Glass's criticism--his honest confusion, I should say--was this: What if Christianity never comes up? It's perfectly possible to co-exist with people of other faiths, or of no faith at all, and never broach the subject of Things Eternal. Or, as is more often the case, friends practice mutual awareness of and respect for their colleagues' beliefs without needing to know everything about them or feeling like they have to make an issue out of that difference.

What's the difference, in other words, between being a friendship evangelist and just plain being nice? If the goal of the evangelist is to spread the good news, then can you really call a technique that doesn't involve sharing the good news evangelism at all?

The pro-friendship response (and I should emphasize that I have not read Henderson's own work--this is my guess) would likely acknowledge and embrace the risk of the difference-with-no-difference. But that's the point--if your Christianity co-exists seamlessly with non-Christianity, perhaps (as the LOLcats say) "ur doin it wrong." The challenge of friendship evangelism--life evangelism--is to not confine your "ambassador for Christ" identity to discrete, on-the-street encounters where you're in "evangelist mode." Rather, you pattern your entire life after an awareness of your status as Christ's representative on earth. You are aware at all times--not just when "soul winning"--that you are to embody the loving-grace-kindness (chesed) of God for all people.

The challenge is to make this practice of all-the-time-chesed so authentically interlaced into your daily life that people take notice. In a way, this is a deeper challenge, a harder discipline, than even the stage-fright-defying tactics of the Way of the Master. And there's a good amount of scriptural support for this approach.

The life-evangelism approach also highlights the fact that urgency evangelism can at times present a distinctly un-loving and un-Christian face.

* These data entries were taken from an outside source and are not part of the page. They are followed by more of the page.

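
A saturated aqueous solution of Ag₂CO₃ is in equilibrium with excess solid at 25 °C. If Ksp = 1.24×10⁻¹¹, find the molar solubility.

1.46×10⁻⁴ M

Ag₂CO₃(s) ⇌ 2 Ag⁺(aq) + CO₃²⁻(aq)
If s mol/L of Ag₂CO₃ dissolves, [Ag⁺] = 2s and [CO₃²⁻] = s.
Ksp = [Ag⁺]^2[CO₃²⁻] = (2s)^2 · s = 4s^3
4s^3 = 1.24×10⁻¹¹  ⇒  s^3 = 3.10×10⁻¹²
Taking the 3rd root, s = 1.46×10⁻⁴ M.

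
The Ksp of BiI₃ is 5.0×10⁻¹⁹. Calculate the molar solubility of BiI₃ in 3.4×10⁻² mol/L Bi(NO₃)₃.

BiI₃(s) ⇌ Bi³⁺(aq) + 3 I⁻(aq)
Let s be the solubility of BiI₃ here. The common ion gives [Bi³⁺] ≈ 3.4×10⁻² mol/L, and [I⁻] = 3s.
Ksp = [Bi³⁺][I⁻]^3 = (3.4×10⁻²)(3s)^3
(3s)^3 = 5.0×10⁻¹⁹ / (3.4×10⁻²) = 1.5×10⁻¹⁷
s = 8.2×10⁻⁷ mol/L

8.2×10⁻⁷ M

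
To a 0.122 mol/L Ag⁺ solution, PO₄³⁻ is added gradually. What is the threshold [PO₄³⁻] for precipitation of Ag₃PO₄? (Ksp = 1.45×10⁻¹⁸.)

7.99×10⁻¹⁶ M

The threshold for precipitation is Q = Ksp.
Ag₃PO₄(s) ⇌ 3 Ag⁺(aq) + PO₄³⁻(aq)
Ksp = [Ag⁺]^3[PO₄³⁻] = [PO₄³⁻](0.122)^3
[PO₄³⁻] = 1.45×10⁻¹⁸ / (0.122)^3 = 7.99×10⁻¹⁶
[PO₄³⁻] = 7.99×10⁻¹⁶ mol/L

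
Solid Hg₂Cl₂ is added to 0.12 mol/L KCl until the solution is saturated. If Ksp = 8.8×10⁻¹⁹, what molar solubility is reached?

Hg₂Cl₂(s) ⇌ Hg₂²⁺(aq) + 2 Cl⁻(aq)
Cl⁻ is already present at 0.12 mol/L. If s mol/L of Hg₂Cl₂ dissolves, [Hg₂²⁺] = s while [Cl⁻] ≈ 0.12 mol/L.
Ksp = [Hg₂²⁺][Cl⁻]^2 = s(0.12)^2
s = 8.8×10⁻¹⁹ / (0.12)^2 = 6.1×10⁻¹⁷
s = 6.1×10⁻¹⁷ mol/L

6.1×10⁻¹⁷ M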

Now, Way of the Master folk would (and do) counter that they are the ones showing true love. If someone's blithely walking toward a cliff edge, is it loving to do nothing to warn them, hoping perhaps that they simply see your behavior and follow your example of not-going-toward-the-edge? No! The loving thing to do when you know a saving truth is to shout, scream, plead, challenge--do everything you can to get the person to stop, to turn around, to be saved.

The problem is that in the urgency scenario the love is often only obvious to the evangelists. To the people they're trying to save--the people to whom they're showing real love--the evangelists can seem not loving but annoying, pushy, and hateful. In theatre, we warn young actors that it matters less about whether they think they're communicating X emotion or Y subtext; it only matters if the audience gets it. If the actor (or director or designer or playwright) has to explain that the audience didn't get it but that it's really there, trust me!--then the message effectively doesn't exist.

In other words, love between two people that only one party recognizes as such is at least suspect. True, parents often have to discipline their children ("don't touch that hot stove!" "don't run into the street!"), which is unpleasant for children. The children may not in the moment of discipline feel love per se, but the parent is nonetheless showing love by setting and enforcing healthy boundaries. But even that logic has limits. Abusive parents exercise unhealthy discipline; calling physical violence against a child "love" does not make it so.

Moreover, the child-parent relationship feels wrong when transferred to the evangelistic relationship. For the evangelist to treat nonbelievers as children--they don't know I'm being loving, but I really am!--is a dubious tactic at best. As friendship/life evangelism techniques argue, if it looks like un-love, sounds like un-love, and feels like un-love--well, it's probably un-love.